Bakhsh was a very talented and active student since his young age. He was a good speaker and skilled debater. During his studies at Aligarh Muslim College, he emerged out as one of the most prominent and well-known orators of the college and won two medals in the debate competitions. He was elected vice president of Aligarh Student Union in 1919.  He actively participated in the Khilafat Movement of Maulana Muhammad Ali Johar and the civil disobedience movement of Mahatma Gandhi. He served as member of the working committee of All India Congress and personal assistant to Maulana Muhammad Ali Johar. Accompanied with Maulana Johar, he addressed many gatherings of the Khilafat Movement in various cities of the British India. He also worked as secretary of the provincial Khilafat committee of Sindh and editor of daily Al-Waheed. Due to his active participation in the khilafat movement he was jailed in Karachi and Pune in 1922. During his imprisonment, he studied tafseer of the Quran from Maulana Muhammad Akram Balai.

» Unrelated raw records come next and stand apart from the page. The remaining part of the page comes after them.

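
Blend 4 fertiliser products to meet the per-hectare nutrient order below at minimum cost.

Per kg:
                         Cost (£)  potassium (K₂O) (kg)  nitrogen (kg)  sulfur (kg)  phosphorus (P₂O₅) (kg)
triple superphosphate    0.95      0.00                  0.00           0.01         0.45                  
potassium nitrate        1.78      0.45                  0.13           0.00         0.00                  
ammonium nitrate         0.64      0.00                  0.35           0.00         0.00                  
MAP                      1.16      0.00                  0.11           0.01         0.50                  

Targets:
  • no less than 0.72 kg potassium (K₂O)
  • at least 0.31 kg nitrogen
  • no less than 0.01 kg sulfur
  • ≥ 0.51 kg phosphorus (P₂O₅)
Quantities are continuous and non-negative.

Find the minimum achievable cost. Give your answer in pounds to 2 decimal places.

Let x1 = kg of triple superphosphate, x2 = kg of potassium nitrate, x3 = kg of ammonium nitrate, x4 = kg of MAP.
Minimize 0.95x1 + 1.78x2 + 0.64x3 + 1.16x4 s.t.:
  0.45x2 ≥ 0.72   (potassium (K₂O))
  0.13x2 + 0.35x3 + 0.11x4 ≥ 0.31   (nitrogen)
  0.01x1 + 0.01x4 ≥ 0.01   (sulfur)
  0.45x1 + 0.5x4 ≥ 0.51   (phosphorus (P₂O₅))
  x1, x2, x3, x4 ≥ 0.
The cheapest feasible vertex uses only triple superphosphate, potassium nitrate, MAP; ammonium nitrate is not used. The potassium (K₂O), nitrogen, phosphorus (P₂O₅) requirements are met with equality.
Solving gives x1 = 0.103, x2 = 1.6, x4 = 0.9273.
Cost = 0.95·0.103 + 1.78·1.6 + 1.16·0.9273 = 4.0215.

£4.02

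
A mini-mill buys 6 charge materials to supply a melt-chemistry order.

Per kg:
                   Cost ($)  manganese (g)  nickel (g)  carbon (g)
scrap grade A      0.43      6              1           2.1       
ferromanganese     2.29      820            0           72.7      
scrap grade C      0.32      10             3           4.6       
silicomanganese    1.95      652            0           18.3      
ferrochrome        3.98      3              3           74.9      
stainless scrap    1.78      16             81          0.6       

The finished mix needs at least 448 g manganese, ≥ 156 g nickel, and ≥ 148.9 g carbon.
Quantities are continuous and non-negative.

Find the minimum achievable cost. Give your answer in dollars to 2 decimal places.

$8.08

This is a linear program. Let x1 = kg of scrap grade A, x2 = kg of ferromanganese, x3 = kg of scrap grade C, x4 = kg of silicomanganese, x5 = kg of ferrochrome, x6 = kg of stainless scrap.
Minimise 0.43x1 + 2.29x2 + 0.32x3 + 1.95x4 + 3.98x5 + 1.78x6 with:
  6x1 + 820x2 + 10x3 + 652x4 + 3x5 + 16x6 ≥ 448   (manganese)
  1x1 + 3x3 + 3x5 + 81x6 ≥ 156   (nickel)
  2.1x1 + 72.7x2 + 4.6x3 + 18.3x4 + 74.9x5 + 0.6x6 ≥ 148.9   (carbon)
  x1, x2, x3, x4, x5, x6 ≥ 0.
The cheapest feasible vertex uses only ferromanganese, stainless scrap; scrap grade A, scrap grade C, silicomanganese, ferrochrome are not used. The nickel and carbon requirements are met with equality.
So ferromanganese = 2.032 kg, stainless scrap = 1.926 kg.
Total cost: 2.29·2.032 + 1.78·1.926 = 8.0816.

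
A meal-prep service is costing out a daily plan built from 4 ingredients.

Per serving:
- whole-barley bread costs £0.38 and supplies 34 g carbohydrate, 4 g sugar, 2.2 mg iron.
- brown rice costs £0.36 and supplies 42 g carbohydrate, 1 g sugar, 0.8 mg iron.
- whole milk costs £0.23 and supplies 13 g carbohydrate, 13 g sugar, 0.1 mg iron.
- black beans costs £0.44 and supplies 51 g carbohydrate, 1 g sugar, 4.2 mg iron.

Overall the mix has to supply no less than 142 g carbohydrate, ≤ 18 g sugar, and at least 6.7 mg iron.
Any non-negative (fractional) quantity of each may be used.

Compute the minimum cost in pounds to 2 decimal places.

Set it up as a linear program. Let x1 = servings of whole-barley bread, x2 = servings of brown rice, x3 = servings of whole milk, x4 = servings of black beans.
Minimize 0.38x1 + 0.36x2 + 0.23x3 + 0.44x4 subject to:
  34x1 + 42x2 + 13x3 + 51x4 ≥ 142   (carbohydrate)
  4x1 + 1x2 + 13x3 + 1x4 ≤ 18   (sugar)
  2.2x1 + 0.8x2 + 0.1x3 + 4.2x4 ≥ 6.7   (iron)
  x1, x2, x3, x4 ≥ 0.
At the optimum only brown rice, black beans are positive (whole-barley bread, whole milk = 0). The carbohydrate and iron requirements are met with equality.
Optimal quantities: brown rice = 1.878 servings, black beans = 1.237 servings.
Cost = 0.36·1.878 + 0.44·1.237 = 1.2204.

£1.22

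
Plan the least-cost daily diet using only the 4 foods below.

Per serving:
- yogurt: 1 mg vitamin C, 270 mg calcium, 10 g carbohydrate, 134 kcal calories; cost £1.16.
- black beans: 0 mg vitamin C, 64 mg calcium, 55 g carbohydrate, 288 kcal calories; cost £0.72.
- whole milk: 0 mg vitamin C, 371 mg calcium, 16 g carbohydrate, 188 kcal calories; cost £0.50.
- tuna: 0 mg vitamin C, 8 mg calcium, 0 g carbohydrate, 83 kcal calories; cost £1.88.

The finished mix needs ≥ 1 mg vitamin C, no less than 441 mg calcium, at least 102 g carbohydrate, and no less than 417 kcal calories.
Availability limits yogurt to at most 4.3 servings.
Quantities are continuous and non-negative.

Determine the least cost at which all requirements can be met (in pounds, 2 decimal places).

Treat it as an LP. Let x1 = servings of yogurt, x2 = servings of black beans, x3 = servings of whole milk, x4 = servings of tuna.
Minimise 1.16x1 + 0.72x2 + 0.5x3 + 1.88x4 subject to:
  1x1 ≥ 1   (vitamin C)
  270x1 + 64x2 + 371x3 + 8x4 ≥ 441   (calcium)
  10x1 + 55x2 + 16x3 ≥ 102   (carbohydrate)
  134x1 + 288x2 + 188x3 + 83x4 ≥ 417   (calories)
  x1 ≤ 4.3
  x1, x2, x3, x4 ≥ 0.
At the optimum only yogurt, black beans, whole milk are positive (tuna = 0). There the vitamin C, calcium, carbohydrate constraints are tight.
Optimal quantities: yogurt = 1 serving, black beans = 1.62 servings, whole milk = 0.1815 servings.
Hence cost = 1.16·1 + 0.72·1.62 + 0.5·0.1815 = £2.4172.

£2.42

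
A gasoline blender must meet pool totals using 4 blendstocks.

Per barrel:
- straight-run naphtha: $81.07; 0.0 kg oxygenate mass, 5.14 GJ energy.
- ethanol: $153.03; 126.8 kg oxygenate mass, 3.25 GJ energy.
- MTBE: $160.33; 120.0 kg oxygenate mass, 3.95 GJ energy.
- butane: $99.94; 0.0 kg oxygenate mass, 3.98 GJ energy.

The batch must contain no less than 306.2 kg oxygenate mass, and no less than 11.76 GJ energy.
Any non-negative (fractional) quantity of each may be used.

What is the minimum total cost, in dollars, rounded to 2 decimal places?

$431.24

Treat it as an LP. Let x1 = barrels of straight-run naphtha, x2 = barrels of ethanol, x3 = barrels of MTBE, x4 = barrels of butane.
min 81.07x1 + 153.03x2 + 160.33x3 + 99.94x4 subject to:
  126.8x2 + 120x3 ≥ 306.2   (oxygenate mass)
  5.14x1 + 3.25x2 + 3.95x3 + 3.98x4 ≥ 11.76   (energy)
  x1, x2, x3, x4 ≥ 0.
The cheapest feasible vertex uses only straight-run naphtha, ethanol; MTBE, butane are not used. Binding constraints: oxygenate mass and energy.
So straight-run naphtha = 0.76105 barrels, ethanol = 2.4148 barrels.
Cost = 81.07·0.76105 + 153.03·2.4148 = 431.2352.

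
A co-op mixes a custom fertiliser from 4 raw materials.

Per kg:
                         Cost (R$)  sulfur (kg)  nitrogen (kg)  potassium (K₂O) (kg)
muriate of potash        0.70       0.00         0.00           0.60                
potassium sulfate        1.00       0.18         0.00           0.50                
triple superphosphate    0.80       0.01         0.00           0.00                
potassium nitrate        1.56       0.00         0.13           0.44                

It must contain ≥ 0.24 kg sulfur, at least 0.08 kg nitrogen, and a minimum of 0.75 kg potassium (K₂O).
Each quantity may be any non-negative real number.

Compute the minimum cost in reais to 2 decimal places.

R$2.29

Treat it as an LP. Let x1 = kg of muriate of potash, x2 = kg of potassium sulfate, x3 = kg of triple superphosphate, x4 = kg of potassium nitrate.
Minimise 0.7x1 + 1x2 + 0.8x3 + 1.56x4 s.t.:
  0.18x2 + 0.01x3 ≥ 0.24   (sulfur)
  0.13x4 ≥ 0.08   (nitrogen)
  0.6x1 + 0.5x2 + 0.44x4 ≥ 0.75   (potassium (K₂O))
  x1, x2, x3, x4 ≥ 0.
The optimal basis is {potassium sulfate, potassium nitrate}; muriate of potash, triple superphosphate drop out. The sulfur and nitrogen requirements are met with equality.
So potassium sulfate = 1.333 kg, potassium nitrate = 0.6154 kg.
Hence cost = 1·1.333 + 1.56·0.6154 = R$2.2930.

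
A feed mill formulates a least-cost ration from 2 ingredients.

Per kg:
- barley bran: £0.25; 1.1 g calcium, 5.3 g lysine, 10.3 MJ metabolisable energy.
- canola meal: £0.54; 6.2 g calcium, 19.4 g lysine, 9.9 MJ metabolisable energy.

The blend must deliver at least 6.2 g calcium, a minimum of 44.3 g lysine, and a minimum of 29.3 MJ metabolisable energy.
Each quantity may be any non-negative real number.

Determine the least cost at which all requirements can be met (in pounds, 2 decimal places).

£1.32

Let x1 = kg of barley bran, x2 = kg of canola meal.
Minimise 0.25x1 + 0.54x2 s.t.:
  1.1x1 + 6.2x2 ≥ 6.2   (calcium)
  5.3x1 + 19.4x2 ≥ 44.3   (lysine)
  10.3x1 + 9.9x2 ≥ 29.3   (metabolisable energy)
  x1, x2 ≥ 0.
Both inputs are positive at the optimum. The lysine and metabolisable energy requirements are met with equality.
That vertex is x1 = 0.8812, x2 = 2.043.
Total cost: 0.25·0.8812 + 0.54·2.043 = 1.3235.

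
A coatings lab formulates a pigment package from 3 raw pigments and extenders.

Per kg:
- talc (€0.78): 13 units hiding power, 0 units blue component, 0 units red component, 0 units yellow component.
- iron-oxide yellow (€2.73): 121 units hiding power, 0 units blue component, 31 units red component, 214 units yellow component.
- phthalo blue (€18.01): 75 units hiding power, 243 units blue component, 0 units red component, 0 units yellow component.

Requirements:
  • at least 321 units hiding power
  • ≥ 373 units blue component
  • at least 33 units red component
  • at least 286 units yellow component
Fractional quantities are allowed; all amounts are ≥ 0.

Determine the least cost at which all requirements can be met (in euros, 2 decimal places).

Let x1 = kg of talc, x2 = kg of iron-oxide yellow, x3 = kg of phthalo blue.
min 0.78x1 + 2.73x2 + 18.01x3 with:
  13x1 + 121x2 + 75x3 ≥ 321   (hiding power)
  243x3 ≥ 373   (blue component)
  31x2 ≥ 33   (red component)
  214x2 ≥ 286   (yellow component)
  x1, x2, x3 ≥ 0.
The cheapest feasible vertex uses only iron-oxide yellow, phthalo blue; talc is not used. The hiding power and blue component requirements are met with equality.
Solving gives x2 = 1.701, x3 = 1.535.
Cost = 2.73·1.701 + 18.01·1.535 = 32.2891.

€32.29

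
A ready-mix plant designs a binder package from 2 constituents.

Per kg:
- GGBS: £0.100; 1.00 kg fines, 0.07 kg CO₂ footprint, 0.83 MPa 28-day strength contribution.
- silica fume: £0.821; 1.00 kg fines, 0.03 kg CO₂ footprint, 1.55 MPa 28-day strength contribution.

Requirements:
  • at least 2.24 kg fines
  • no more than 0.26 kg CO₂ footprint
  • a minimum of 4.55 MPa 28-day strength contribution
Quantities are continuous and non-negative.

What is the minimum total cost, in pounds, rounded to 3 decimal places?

£1.327

Set it up as a linear program. Let x1 = kg of GGBS, x2 = kg of silica fume.
min 0.1x1 + 0.821x2 with:
  1x1 + 1x2 ≥ 2.24   (fines)
  0.07x1 + 0.03x2 ≤ 0.26   (CO₂ footprint)
  0.83x1 + 1.55x2 ≥ 4.55   (28-day strength contribution)
  x1, x2 ≥ 0.
Both inputs are positive at the optimum. There the CO₂ footprint and 28-day strength contribution constraints are tight.
Optimal quantities: GGBS = 3.188 kg, silica fume = 1.228 kg.
Cost = 0.1·3.188 + 0.821·1.228 = 1.32699.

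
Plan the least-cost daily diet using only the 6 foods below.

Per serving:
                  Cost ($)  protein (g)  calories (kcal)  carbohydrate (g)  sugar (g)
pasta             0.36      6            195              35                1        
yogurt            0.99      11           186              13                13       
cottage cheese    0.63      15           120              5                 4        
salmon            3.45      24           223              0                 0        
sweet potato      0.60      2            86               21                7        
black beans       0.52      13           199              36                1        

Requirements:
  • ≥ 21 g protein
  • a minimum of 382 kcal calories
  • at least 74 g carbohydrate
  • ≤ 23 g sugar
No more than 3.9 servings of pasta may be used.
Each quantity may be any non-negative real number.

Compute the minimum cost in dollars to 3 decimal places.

$0.943

Let x1 = servings of pasta, x2 = servings of yogurt, x3 = servings of cottage cheese, x4 = servings of salmon, x5 = servings of sweet potato, x6 = servings of black beans.
Minimise 0.36x1 + 0.99x2 + 0.63x3 + 3.45x4 + 0.6x5 + 0.52x6 s.t.:
  6x1 + 11x2 + 15x3 + 24x4 + 2x5 + 13x6 ≥ 21   (protein)
  195x1 + 186x2 + 120x3 + 223x4 + 86x5 + 199x6 ≥ 382   (calories)
  35x1 + 13x2 + 5x3 + 21x5 + 36x6 ≥ 74   (carbohydrate)
  1x1 + 13x2 + 4x3 + 7x5 + 1x6 ≤ 23   (sugar)
  x1 ≤ 3.9
  x1, x2, x3, x4, x5, x6 ≥ 0.
At the optimum only pasta, black beans are positive (yogurt, cottage cheese, salmon, sweet potato = 0). The protein and carbohydrate requirements are met with equality.
So pasta = 0.86192 servings, black beans = 1.2176 servings.
Hence cost = 0.36·0.86192 + 0.52·1.2176 = $0.94344.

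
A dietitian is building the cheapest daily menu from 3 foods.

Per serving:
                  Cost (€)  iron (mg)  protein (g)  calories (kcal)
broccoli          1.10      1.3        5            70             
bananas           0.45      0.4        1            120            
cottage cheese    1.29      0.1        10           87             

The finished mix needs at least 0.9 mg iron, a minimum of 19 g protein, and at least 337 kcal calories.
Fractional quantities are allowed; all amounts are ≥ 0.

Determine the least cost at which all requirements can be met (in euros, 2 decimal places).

€2.98

Let x1 = servings of broccoli, x2 = servings of bananas, x3 = servings of cottage cheese.
Minimise 1.1x1 + 0.45x2 + 1.29x3 s.t.:
  1.3x1 + 0.4x2 + 0.1x3 ≥ 0.9   (iron)
  5x1 + 1x2 + 10x3 ≥ 19   (protein)
  70x1 + 120x2 + 87x3 ≥ 337   (calories)
  x1, x2, x3 ≥ 0.
The optimal mix uses every input. Binding constraints: iron, protein, calories.
Solving gives x1 = 0.09364, x2 = 1.52, x3 = 1.701.
Total cost: 1.1·0.09364 + 0.45·1.52 + 1.29·1.701 = 2.9813.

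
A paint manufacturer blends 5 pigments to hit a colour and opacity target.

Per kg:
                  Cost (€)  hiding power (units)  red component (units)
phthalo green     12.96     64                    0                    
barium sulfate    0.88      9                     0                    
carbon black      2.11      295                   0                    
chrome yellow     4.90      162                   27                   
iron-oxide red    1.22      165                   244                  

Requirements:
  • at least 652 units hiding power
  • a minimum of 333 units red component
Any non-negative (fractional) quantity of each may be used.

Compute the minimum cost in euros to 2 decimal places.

€4.72

Let x1 = kg of phthalo green, x2 = kg of barium sulfate, x3 = kg of carbon black, x4 = kg of chrome yellow, x5 = kg of iron-oxide red.
Minimize 12.96x1 + 0.88x2 + 2.11x3 + 4.9x4 + 1.22x5 subject to:
  64x1 + 9x2 + 295x3 + 162x4 + 165x5 ≥ 652   (hiding power)
  27x4 + 244x5 ≥ 333   (red component)
  x1, x2, x3, x4, x5 ≥ 0.
The optimal basis is {carbon black, iron-oxide red}; phthalo green, barium sulfate, chrome yellow drop out. There the hiding power and red component constraints are tight.
That vertex is x3 = 1.447, x5 = 1.365.
Hence cost = 2.11·1.447 + 1.22·1.365 = €4.7185.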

After collapse of the Khilafat movement, he recontinued his studies and earned a law degree from Meerut Law college in 1926 and started his law practice in Karachi. He was elected unopposed as deputy mayor of Karachi in 1934 and first Muslim mayor of Karachi in 1935. As a mayor, he took numerous measures to strengthen the infrastructure of backward areas of the city. He opened many new schools and colleges including the Sindh Muslim (S.M.) college Karachi. He also upgraded the Sindh Madersatul Islam High School as a college.

He was appointed as public prosecutor of Sindh in 1943 and remained on this post until his death.

Death 
Qazi Khuda Bakhsh died on 20 February 1944 at the age of 48 years. His final resting place is Mewa Shah graveyard Karachi.